At last count, 126 municipalities had either committed to purchasing 100% of their electricity from renewable energy sources, or, in the case of six, had already achieved that goal. Many of these cites are small, with the larger ones typically located on the West Coast (Los Angeles, Portland, San Diego, San Francisco, San Jose).
In fact, outside the West Coast, only two cities with more than 500,000 residents – Denver and Chicago – have made such a commitment.
Albuquerque (population 560,000) is not on Sierra Club’s list of cities with 100% renewable energy commitments. But even if no formal plan has been announced, Albuquerque Mayor Tim Keller has said that the city will be 100% renewable within the next five years – well ahead of the state’s 100% by 2045 clean energy mandate – and his pledge to move the city to 100% has been recognized by Sierra Club.
Last week the mayor took a big step towards putting money where his mouth is. Keller’s office has announced a deal with utility Public Service Company of New Mexico (PNM) for resident businesses, schools and the city government to purchase the power from a 50 MWac solar plant on Jicarilla Apache Reservation in the northwestern corner of the state.
According to the mayor’s office, this will make it the third-largest solar project on tribal lands in the United States. It’s not clear what the Jicarilla Apache are getting out of this, besides inevitably lease payments and possibly employment opportunities for tribe members.
This could be important for a reservation with 17% unemployment, but it is unclear how many if any of the construction jobs will go to tribal members.
Also, this is not the Jicarilla Apache’s first rodeo in terms of energy development on their lands. The reservation has a number of oil and gas plays, and its own oil and gas administration acting as an intermediary between the oil industry and the tribe.
Meeting more than half the city’s electric demand
Chicago-based developer Hecate Energy has won a solicitation to build the solar project, and has already put up a project page for the Hecate Energy Solar Jicarilla Apache Nation Advanced Energy Center, which it expects to put online by the end of the fourth quarter of 2021.
The U.S. Department of Energy put the average capacity factor of solar in New Mexico at 27% in 2017 – the most recent year it provides data for – meaning that this plant should pump out around 120 Gigawatt-hours of electricity annually.
Albuquerque Journal estimates that this plant alone will supply electricity equivalent to 54% of its electric demand, and the city says that it will be getting 2/3 of its electricity from emissions-free energy sources starting in 2022.

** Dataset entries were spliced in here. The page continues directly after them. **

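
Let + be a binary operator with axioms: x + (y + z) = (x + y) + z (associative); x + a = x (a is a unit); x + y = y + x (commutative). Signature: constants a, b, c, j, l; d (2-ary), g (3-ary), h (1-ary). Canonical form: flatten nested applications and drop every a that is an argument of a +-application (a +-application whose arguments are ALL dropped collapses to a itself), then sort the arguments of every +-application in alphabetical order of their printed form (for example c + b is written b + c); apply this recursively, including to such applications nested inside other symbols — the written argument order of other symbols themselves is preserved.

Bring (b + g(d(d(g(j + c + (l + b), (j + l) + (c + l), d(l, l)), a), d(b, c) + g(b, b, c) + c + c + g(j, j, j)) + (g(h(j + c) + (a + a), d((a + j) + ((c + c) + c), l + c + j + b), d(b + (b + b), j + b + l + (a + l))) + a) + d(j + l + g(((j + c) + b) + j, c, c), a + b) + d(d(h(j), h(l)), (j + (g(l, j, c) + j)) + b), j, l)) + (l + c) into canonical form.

Answer: b + c + g(d(d(g(b + c + j + l, c + j + l + l, d(l, l)), a), c + c + d(b, c) + g(b, b, c) + g(j, j, j)) + d(d(h(j), h(l)), b + g(l, j, c) + j + j) + d(g(b + c + j + j, c, c) + j + l, b) + g(h(c + j), d(c + c + c + j, b + c + j + l), d(b + b + b, b + j + l + l)), j, l) + l

Derivation:
Flatten:  b + g(d(d(g(j + c + (l + b), (j + l) + (c + l), d(l, l)), a), d(b, c) + g(b, b, c) + c + c + g(j, j, j)) + (g(h(j + c) + (a + a), d((a + j) + ((c + c) + c), l + c + j + b), d(b + (b + b), j + b + l + (a + l))) + a) + d(j + l + g(((j + c) + b) + j, c, c), a + b) + d(d(h(j), h(l)), (j + (g(l, j, c) + j)) + b), j, l) + l + c
Inside:  g(d(d(g(j + c + (l + b), (j + l) + (c + l), d(l, l)), a), d(b, c) + g(b, b, c) + c + c + g(j, j, j)) + (g(h(j + c) + (a + a), d((a + j) + ((c + c) + c), l + c + j + b), d(b + (b + b), j + b + l + (a + l))) + a) + d(j + l + g(((j + c) + b) + j, c, c), a + b) + d(d(h(j), h(l)), (j + (g(l, j, c) + j)) + b), j, l)  →  g(d(d(g(b + c + j + l, c + j + l + l, d(l, l)), a), c + c + d(b, c) + g(b, b, c) + g(j, j, j)) + d(d(h(j), h(l)), b + g(l, j, c) + j + j) + d(g(b + c + j + j, c, c) + j + l, b) + g(h(c + j), d(c + c + c + j, b + c + j + l), d(b + b + b, b + j + l + l)), j, l)
Sort arguments:  b + c + g(d(d(g(b + c + j + l, c + j + l + l, d(l, l)), a), c + c + d(b, c) + g(b, b, c) + g(j, j, j)) + d(d(h(j), h(l)), b + g(l, j, c) + j + j) + d(g(b + c + j + j, c, c) + j + l, b) + g(h(c + j), d(c + c + c + j, b + c + j + l), d(b + b + b, b + j + l + l)), j, l) + l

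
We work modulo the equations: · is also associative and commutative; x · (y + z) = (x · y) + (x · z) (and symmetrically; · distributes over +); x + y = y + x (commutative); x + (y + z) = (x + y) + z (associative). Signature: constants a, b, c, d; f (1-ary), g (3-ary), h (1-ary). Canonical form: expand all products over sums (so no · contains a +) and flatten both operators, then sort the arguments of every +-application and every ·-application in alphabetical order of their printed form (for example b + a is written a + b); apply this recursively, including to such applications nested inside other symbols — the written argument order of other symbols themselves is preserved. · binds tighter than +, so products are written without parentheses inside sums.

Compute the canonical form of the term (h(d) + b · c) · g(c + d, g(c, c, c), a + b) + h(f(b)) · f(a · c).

Expand:  g(c + d, g(c, c, c), a + b) · h(d) + b · c · g(c + d, g(c, c, c), a + b) + f(a · c) · h(f(b))
Sort arguments:  b · c · g(c + d, g(c, c, c), a + b) + f(a · c) · h(f(b)) + g(c + d, g(c, c, c), a + b) · h(d)

Answer: b · c · g(c + d, g(c, c, c), a + b) + f(a · c) · h(f(b)) + g(c + d, g(c, c, c), a + b) · h(d)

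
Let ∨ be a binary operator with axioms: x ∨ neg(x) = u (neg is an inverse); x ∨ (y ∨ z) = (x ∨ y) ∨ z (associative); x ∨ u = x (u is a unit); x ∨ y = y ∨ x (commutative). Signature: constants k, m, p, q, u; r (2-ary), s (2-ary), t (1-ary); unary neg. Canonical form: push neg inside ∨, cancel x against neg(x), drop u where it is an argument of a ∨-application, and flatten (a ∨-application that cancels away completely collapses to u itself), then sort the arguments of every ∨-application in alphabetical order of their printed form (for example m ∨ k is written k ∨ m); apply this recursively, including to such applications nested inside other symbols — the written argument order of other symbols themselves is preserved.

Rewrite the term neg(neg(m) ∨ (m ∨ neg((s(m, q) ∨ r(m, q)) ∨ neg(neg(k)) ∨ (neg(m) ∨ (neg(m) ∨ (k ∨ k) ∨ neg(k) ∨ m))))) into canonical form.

Push neg inside:  distribute neg over ∨ and collapse double neg
Combine occurrences:  neg(m) ∨ s(m, q) ∨ r(m, q) ∨ k ∨ k
Sort arguments:  k ∨ k ∨ neg(m) ∨ r(m, q) ∨ s(m, q)

Answer: k ∨ k ∨ neg(m) ∨ r(m, q) ∨ s(m, q)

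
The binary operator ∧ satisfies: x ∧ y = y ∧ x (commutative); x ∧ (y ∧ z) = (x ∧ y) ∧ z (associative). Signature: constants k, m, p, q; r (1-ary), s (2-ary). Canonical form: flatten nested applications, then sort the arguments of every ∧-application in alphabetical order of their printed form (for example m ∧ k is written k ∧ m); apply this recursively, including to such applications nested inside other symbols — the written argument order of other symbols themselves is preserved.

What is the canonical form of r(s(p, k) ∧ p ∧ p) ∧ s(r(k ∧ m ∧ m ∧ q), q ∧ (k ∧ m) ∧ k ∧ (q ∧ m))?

Simplify inside:  r(s(p, k) ∧ p ∧ p)  →  r(p ∧ p ∧ s(p, k))
Canonicalize subterm:  s(r(k ∧ m ∧ m ∧ q), q ∧ (k ∧ m) ∧ k ∧ (q ∧ m))  →  s(r(k ∧ m ∧ m ∧ q), k ∧ k ∧ m ∧ m ∧ q ∧ q)
Order the arguments:  r(p ∧ p ∧ s(p, k)) ∧ s(r(k ∧ m ∧ m ∧ q), k ∧ k ∧ m ∧ m ∧ q ∧ q)

Answer: r(p ∧ p ∧ s(p, k)) ∧ s(r(k ∧ m ∧ m ∧ q), k ∧ k ∧ m ∧ m ∧ q ∧ q)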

This isn’t Albuquerque’s first foray into solar. In 2017 the City put forward a plan to install $25 million worth of solar on city buildings, as part of a goal to get 25% of its power from solar by 2025 – a plan that has clearly been upgraded. We estimated at the time that this would mean around 7-8 MW.
However, while those projects were to be financed through a combination of energy savings and federal bond credits, the Jicarilla plant has a different mechanism.
Under PNM’s Solar Direct program, businesses, city government, educational institutions and tribal agencies can subscribe for the output of solar projects, making it similar to a hybrid of a green tariff and a community solar program, minus the residential customers.
The Jicarilla project has one more hurdle to go through, and must still be approved by state regulators.